Otro punto fundamental a tratar es el futuro. El futuro me importa porque es donde voy a pasar el resto de mi vida. Y eso es hacia donde tenemos que mirar, dejar de lado temas personales y trabajar juntos por ese futuro, por “lo que nos une”. Como dijo Lincoln “Yo no sé quién fue mi abuelo. Me importa mucho más saber quién será su nieto.”. Trabajemos por esos futuros nietos y no les dejemos un mundo de zanjas y fronteras que tanto daño ha hecho.

“Si pudiéramos saber primero en donde estamos y a donde nos dirigimos, podríamos juzgar mejor que hacer y como hacerlo.” Abraham Lincoln

Pero para mirar el futuro tenemos que saber donde estamos.
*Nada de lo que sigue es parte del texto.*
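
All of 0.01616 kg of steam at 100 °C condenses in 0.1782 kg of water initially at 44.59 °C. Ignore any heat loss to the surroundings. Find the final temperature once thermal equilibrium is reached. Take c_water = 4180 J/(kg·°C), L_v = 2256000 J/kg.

T_f ≈ 94.1 °C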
Y estamos en 200.000 votos, en menos de un 2% de voto, en un 0,4% de voto. Exactamente hemos mirado la brújula buscando el norte y nos hemos metido en el fango de lleno. Hay una canción de Silvio Rodríguez la “Fábula de los tres hermanos”, en esta fábula habla sobre tres hermanos y como recorren la vida. El primero en su vida mira hacia abajo mirando continuamente el suelo mirando donde pisar, lo que con el paso del tiempo de tanto caminar en esa posición el cuello ya nunca se le enderezó y no pudo ir lejos por su corta visión. El del medio se pasa la vida mirando al horizonte, lo que hace que no ve por donde camina cayendo en hoyos y otros sitios, y tampoco pudo ir lejos porque no miraba por donde andaba. El tercero llevaba una pupila arriba y la otra en el andar, fue el que más lejos llego con ojo en el camino y otro en el porvenir, pero tampoco le fue bien porque el ojo puesto en todo ya ni sabe lo que ve.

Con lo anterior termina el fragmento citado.